Here’s what Nouriel Rubini says about deflation:
Deflation is dangerous as it leads to a liquidity trap: nominal policy rates cannot fall below zero, so monetary policy becomes ineffective. Falling prices mean that the real cost of capital is high and the real value of nominal debts rise, leading to further declines in consumption and investment - and thus setting in motion a vicious circle in which incomes and jobs are squeezed further, aggravating the fall in demand and prices.
The simple way I like to think of deflation is that falling prices keep people from spending money unless absolutely necessary because they become confident that they can get more for their money later. This leads to the perfectly rational notion that holding cash is good. The perception of the high value of cash leads to a vicious circle of lower revenues and lower prices. The same principle holds for investments; cash becomes a rational alternative to stocks and to any bonds that are perceived to entail risks.

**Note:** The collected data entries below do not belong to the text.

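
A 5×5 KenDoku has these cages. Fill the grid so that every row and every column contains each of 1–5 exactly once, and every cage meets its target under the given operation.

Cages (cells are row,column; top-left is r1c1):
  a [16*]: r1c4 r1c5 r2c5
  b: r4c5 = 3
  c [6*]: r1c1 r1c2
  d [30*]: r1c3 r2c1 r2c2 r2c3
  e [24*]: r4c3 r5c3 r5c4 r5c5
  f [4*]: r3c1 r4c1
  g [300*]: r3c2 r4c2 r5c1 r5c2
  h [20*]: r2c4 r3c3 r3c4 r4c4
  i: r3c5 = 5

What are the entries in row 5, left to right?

I is a freebie, which forces r3c5 = 5.
Cage b is given, leaving r4c5 = 3.
The 4 cells of cage g must have product 300, so r5c1 = 5.
The 4 cells of cage g must have product 300; hence r4c2 = 5.
Cage h needs product 20, leaving r2c4 = 5.
The 4 cells of cage d must have product 30, leaving r1c3 = 5.
Row 1 needs a 1, and only r1c5 is open for it.
The 3 cells of cage a must have product 16, leaving r1c4 = 4.
Cage a has product 16, leaving r2c5 = 4.
Column 4 now contains 4, leaving r3c4 = 1.
Column 4 already has 1, leaving r4c4 = 2.
Column 4 now contains 2; hence r5c4 = 3.
Column 5 already has 4, leaving r5c5 = 2.
Row 3 already has 1, so r3c1 = 4.
Cage g has product 300; hence r3c2 = 3.
Row 3 already has 1; hence r3c3 = 2.
Cage f needs two cells with product 4; hence r4c1 = 1.
Row 4 already has 1, leaving r4c3 = 4.
3 is placed in row 5, so r5c2 = 4.
Column 3 already has 4, so r5c3 = 1.
Cage c's pair has product 6, which forces r1c1 = 3.
Column 2 now contains 3, leaving r1c2 = 2.
Cage d has product 30; hence r2c1 = 2.
The 4 cells of cage d must have product 30; hence r2c2 = 1.
1 is placed in column 3, leaving r2c3 = 3.
Filled in: 3 2 5 4 1 / 2 1 3 5 4 / 4 3 2 1 5 / 1 5 4 2 3 / 5 4 1 3 2.

5 4 1 3 2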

Rubini was the most negative economist going into the current downturn, which makes him the most correct. A full commentary on his expectations going forward is here. In sum, he expects a horrible economy in 2009 with a risk of deflation but with the possibility that aggressive government actions taken around the world could save us from that.
I suppose the best indication of whether the world will fall into deflation or not will be the action of the stock market. If it tanks below its November 20th lows and keeps heading south then it probably is signaling a multi-year period of deflation during which one does want to be in cash.
If it can stay above those lows (which are about 15% below the current market levels) and perhaps work higher, and the longer it does that, then it is signaling that the worst has been seen. If that is the case then in general one would want to go back into the water. I suppose the best stocks to own will be those good companies that have been hurt the most. An example, and one that I own, is TBSI, a shipping company with a unique high-service-component profile that is less impacted by the Baltic Dry Index than are bulk carriers.
Obviously there are many other beaten down stocks, not least Citibank (NYSE:C) and other banks. I expect that reforms to the regulatory system and simple market damage will vastly erode the “shadow banking” alternatives to real, government- regulated and deposit-guaranteed banks. So the banking business should be pretty good in the next upturn.
Will oil stocks be among those that react best on the upside if the economy has bottomed? Perhaps so. But a substantial glut in spare oil capacity is building, particularly with the more optimistic outlook for Iraq. So I suspect the price of oil itself will not obtain $100 plus levels for some years after the economy bottoms. Thus oil stocks will begin to discount somewhat higher oil prices quickly. But I doubt the bounce in oil stocks will be quite as robust as the bounce in stocks of companies that are more sensitive to an economic recovery.
The question is whether the next upturn will come before a fall into deflation occurs. In addition to watching stock prices to get an early reading on that question, I will continue to scan the data environment in the hope of finding some signals that might be useful. Feel free to contribute your own observations on the deflation outlook, dear readers. And Happy New Year.